Now then, let’s get right to it. Mapping the MS20 to Live was a breeze, which really shows how brilliant Ableton is. Basically, you click on the midi mapping button at the top right of the program. Everything that can be assigned a knob, switch or fader will now turn purple. You click on the thing you want to control, then head over to your controller and turn the knob you want to use. Done.

So I went ahead and used that process for the primary things in Simpler, the E301 echo unit, the reverb and the ‘bender’. Before I actually mapped things, I sat down with a plain template for the MS20 which looks like this:

I brought the plain template into Photoshop. Then I studied. Hard. I spent two nights on just notes. I went into the studio and tried a few variations, but in the end, this is the map that I wound up with:

As you can see (click the image to see it full size), there is quite a bit of stuff going on, but as complex as it looks, the mapping is quite intuitive to me. The Sample Section is where I edit the start and loop points of the sample, and to the left of this is the envelope generator. The Spread knob does a stereo widening of the sound and detunes it. Next to this is the reverb unit. To turn on the reverb, I hit my V key. Then, I use the three knobs to edit the tail of the verb. The VCF section of the MS20 does the same thing for Simpler, the exception being that I have the ability to select different filter types (follow the black line under VCF). Next to the filter is the Echo section, and all the controls were mapped on the delay unit perfectly. Under this is the filter’s envelope generator, which I can turn on or off by clicking F.

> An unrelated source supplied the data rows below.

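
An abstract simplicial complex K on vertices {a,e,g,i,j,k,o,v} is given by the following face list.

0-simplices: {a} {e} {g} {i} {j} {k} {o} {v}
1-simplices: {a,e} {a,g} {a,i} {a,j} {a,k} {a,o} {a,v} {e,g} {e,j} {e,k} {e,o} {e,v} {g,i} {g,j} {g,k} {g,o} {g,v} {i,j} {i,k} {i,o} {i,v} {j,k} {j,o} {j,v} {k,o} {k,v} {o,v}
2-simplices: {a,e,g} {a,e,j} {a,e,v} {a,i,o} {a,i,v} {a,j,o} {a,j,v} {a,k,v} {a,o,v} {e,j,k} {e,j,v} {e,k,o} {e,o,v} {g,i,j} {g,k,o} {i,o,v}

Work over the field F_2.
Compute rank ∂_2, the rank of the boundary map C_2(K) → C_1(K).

n_0=8 n_1=27 n_2=16  [Z2]
∂1: piv[ae,ag,ai,aj,ak,ao,av] rk=7  ker:eg,ej,ek,eo,ev,gi,gj,gk,go,gv,ij,ik,io,iv,jk,jo,jv,ko,kv,ov
∂2: piv[aeg,aej,aev,aio,aiv,ajo,ajv,akv,aov,ejk,eko,eov,gij,gko] rk=14  ker:ejv,iov
rk∂_2=14

rank∂_2=14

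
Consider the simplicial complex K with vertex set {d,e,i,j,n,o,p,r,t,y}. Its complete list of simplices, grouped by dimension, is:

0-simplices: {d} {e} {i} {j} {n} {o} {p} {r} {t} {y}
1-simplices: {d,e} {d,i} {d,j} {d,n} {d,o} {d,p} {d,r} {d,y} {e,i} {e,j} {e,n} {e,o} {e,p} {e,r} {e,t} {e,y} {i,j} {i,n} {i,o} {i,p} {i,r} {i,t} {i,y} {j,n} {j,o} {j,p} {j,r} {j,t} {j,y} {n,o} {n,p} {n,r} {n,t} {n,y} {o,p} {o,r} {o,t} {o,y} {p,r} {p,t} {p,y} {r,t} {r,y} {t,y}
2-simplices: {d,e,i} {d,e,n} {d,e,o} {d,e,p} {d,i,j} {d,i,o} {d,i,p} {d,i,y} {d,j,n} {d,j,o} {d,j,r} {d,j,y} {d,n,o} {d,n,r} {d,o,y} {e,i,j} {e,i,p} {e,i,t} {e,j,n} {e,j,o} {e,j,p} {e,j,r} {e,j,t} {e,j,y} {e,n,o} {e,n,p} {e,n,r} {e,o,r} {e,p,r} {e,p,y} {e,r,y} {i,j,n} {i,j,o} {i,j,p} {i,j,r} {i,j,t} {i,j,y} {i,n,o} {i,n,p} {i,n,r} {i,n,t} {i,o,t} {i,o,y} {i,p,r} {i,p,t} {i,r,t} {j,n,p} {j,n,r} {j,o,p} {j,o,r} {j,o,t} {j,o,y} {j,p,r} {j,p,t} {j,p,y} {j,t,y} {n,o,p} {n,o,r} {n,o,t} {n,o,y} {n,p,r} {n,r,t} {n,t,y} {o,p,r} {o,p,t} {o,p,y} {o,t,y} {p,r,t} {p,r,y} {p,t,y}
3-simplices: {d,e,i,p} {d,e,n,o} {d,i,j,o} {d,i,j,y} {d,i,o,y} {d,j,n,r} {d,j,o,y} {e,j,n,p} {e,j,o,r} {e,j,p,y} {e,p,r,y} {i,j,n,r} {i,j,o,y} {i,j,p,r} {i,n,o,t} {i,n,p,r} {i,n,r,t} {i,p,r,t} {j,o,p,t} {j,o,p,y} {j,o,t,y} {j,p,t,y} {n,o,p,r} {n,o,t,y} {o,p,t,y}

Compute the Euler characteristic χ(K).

χ(K)=11

n_0=10 n_1=44 n_2=70 n_3=25
χ=+10−44+70−25=11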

Now, under the filter envelope is the ‘bender’. To use it, I click B on keyboard and it turns that section on. There is no explanation as to what the knobs do so because they are a bit random (that’s the point of bending). The Pitch knob tunes the sample freely, and to the far left is the LFO section. The amount of modulation is controlled by the mod wheel of course.

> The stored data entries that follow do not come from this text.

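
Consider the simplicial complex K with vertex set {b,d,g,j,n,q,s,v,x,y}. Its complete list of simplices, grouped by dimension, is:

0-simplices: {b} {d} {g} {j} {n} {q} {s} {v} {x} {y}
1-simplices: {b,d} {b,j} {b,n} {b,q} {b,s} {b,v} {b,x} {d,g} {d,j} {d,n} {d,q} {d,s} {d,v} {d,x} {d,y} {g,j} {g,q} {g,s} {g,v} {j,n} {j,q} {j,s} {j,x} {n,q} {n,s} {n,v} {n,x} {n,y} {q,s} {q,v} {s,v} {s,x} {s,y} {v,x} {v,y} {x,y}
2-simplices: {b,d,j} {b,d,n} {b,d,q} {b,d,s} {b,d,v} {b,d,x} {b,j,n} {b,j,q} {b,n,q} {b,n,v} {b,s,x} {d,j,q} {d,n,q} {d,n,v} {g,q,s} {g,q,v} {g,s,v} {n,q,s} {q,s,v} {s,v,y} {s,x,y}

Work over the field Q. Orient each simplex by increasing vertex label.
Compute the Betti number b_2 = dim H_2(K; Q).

b_2=4

n_0=10 n_1=36 n_2=21  [Q]
∂1: piv[bd,bj,bn,bq,bs,bv,bx,dg,dy] rk=9  ker:dj,dn,dq,ds,dv,dx,gj,gq,gs,gv,jn,jq,js,jx,nq,ns,nv,nx,ny,qs,qv,sv,sx,sy,vx,vy,xy
∂2: piv[bdj,bdn,bdq,bds,bdv,bdx,bjn,bjq,bnq,bnv,bsx,gqs,gqv,gsv,nqs,svy,sxy] rk=17  ker:djq,dnq,dnv,qsv
b_2=(21−17)−0=4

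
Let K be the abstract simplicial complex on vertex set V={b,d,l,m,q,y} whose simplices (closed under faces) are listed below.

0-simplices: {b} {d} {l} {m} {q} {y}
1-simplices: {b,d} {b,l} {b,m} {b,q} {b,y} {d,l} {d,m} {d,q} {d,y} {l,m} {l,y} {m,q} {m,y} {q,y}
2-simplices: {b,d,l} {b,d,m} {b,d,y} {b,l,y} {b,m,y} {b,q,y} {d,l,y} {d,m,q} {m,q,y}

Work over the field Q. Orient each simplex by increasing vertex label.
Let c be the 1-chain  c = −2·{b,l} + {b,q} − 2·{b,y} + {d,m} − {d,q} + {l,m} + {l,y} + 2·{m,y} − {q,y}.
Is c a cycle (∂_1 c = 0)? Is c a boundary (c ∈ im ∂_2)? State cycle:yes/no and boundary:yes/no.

n_0=6 n_1=14 n_2=9  [Q]
∂1: piv[bd,bl,bm,bq,by] rk=5  ker:dl,dm,dq,dy,lm,ly,mq,my,qy
∂2: piv[bdl,bdm,bdy,bly,bmy,bqy,dmq,mqy] rk=8  ker:dly
∂1c = 3·{b} − 4·{l} + {q}

cycle:no boundary:no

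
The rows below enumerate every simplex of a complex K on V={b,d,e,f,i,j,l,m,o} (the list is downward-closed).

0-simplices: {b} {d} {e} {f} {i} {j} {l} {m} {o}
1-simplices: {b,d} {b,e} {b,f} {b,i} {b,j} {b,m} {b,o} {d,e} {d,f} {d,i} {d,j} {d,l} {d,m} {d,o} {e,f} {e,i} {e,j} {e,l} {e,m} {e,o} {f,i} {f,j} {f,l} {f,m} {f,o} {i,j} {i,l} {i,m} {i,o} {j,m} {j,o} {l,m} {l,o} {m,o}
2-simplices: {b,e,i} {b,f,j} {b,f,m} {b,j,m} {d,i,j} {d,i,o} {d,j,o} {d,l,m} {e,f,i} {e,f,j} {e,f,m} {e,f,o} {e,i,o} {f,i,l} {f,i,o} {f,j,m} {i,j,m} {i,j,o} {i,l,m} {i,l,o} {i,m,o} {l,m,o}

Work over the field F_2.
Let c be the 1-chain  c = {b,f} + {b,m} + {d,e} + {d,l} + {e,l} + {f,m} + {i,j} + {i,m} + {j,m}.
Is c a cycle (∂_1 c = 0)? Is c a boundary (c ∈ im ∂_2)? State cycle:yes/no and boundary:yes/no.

cycle:yes boundary:no

n_0=9 n_1=34 n_2=22  [Z2]
∂1: piv[bd,be,bf,bi,bj,bm,bo,dl] rk=8  ker:de,df,di,dj,dm,do,ef,ei,ej,el,em,eo,fi,fj,fl,fm,fo,ij,il,im,io,jm,jo,lm,lo,mo
∂2: piv[bei,bfj,bfm,bjm,dij,dio,djo,dlm,efi,efj,efm,efo,eio,fil,ijm,ilm,ilo,imo] rk=18  ker:fio,fjm,ijo,lmo
∂1c = 0
c vs im∂2: residual ≠ 0 ⇒ not boundary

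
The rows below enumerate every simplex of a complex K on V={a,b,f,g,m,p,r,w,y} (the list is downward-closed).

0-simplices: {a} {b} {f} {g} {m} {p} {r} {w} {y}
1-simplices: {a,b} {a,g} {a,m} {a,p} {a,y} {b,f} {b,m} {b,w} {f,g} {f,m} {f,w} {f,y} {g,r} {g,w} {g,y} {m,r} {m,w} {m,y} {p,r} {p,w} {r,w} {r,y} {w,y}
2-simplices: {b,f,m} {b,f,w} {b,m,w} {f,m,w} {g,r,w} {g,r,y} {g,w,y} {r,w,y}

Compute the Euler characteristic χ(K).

n_0=9 n_1=23 n_2=8
χ=+9−23+8=-6

χ(K)=-6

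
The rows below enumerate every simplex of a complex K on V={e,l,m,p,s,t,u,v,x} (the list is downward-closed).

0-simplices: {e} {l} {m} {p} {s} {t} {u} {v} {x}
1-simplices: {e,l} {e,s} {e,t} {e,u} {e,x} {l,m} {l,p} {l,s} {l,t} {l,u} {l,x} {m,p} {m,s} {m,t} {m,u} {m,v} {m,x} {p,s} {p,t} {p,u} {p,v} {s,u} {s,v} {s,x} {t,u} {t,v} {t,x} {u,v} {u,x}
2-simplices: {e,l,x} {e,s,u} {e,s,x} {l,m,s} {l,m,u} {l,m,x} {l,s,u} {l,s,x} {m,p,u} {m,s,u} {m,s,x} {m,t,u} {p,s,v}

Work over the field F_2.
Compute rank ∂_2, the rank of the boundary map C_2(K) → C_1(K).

n_0=9 n_1=29 n_2=13  [Z2]
∂1: piv[el,es,et,eu,ex,lm,lp,mv] rk=8  ker:ls,lt,lu,lx,mp,ms,mt,mu,mx,ps,pt,pu,pv,su,sv,sx,tu,tv,tx,uv,ux
∂2: piv[elx,esu,esx,lms,lmu,lmx,lsu,lsx,mpu,mtu,psv] rk=11  ker:msu,msx
rk∂_2=11

rank∂_2=11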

Oh, you cannot see it, but the master volume knob controls.. volume. Comparing the MS20 Simpler Sampler to the MPC and the EPS, I find the MS20 approach far more engaging to record samples on the fly. It is about as close as one can get to the immediacy of my VSS30 without the 1 second limit and the hassles of not being able to save anything. But here’s a little bit of that toy:


It should also be noted that I did not create the MS20 Simpler to sample drum loops or cut them, as that is better handled by Wavelab, Maschine, and Battery. This is a traditional sampler with a personal twist. And right now, it has become my favorite toy of all (the MS20 itself is wonderful too). A video demo will happen soon!

The Process

  1. Load Ableton Live project (the first mouse move)

  2. hit A then R, and record something using my audio inputs

  3. Stop recording by using the space bar and click P

  4. Drag the sample into Simpler (the only other mouse move)

  5. Play around on the MS20.

OR … Skip step 2 and 3 and just drag random samples into Simpler.  OR … Click M and play around with the circuit bending instruments and record a sample by clicking R.

The next step is to add another controller to facilitate what the computer keyboard is doing, although this is honestly not needed in this case.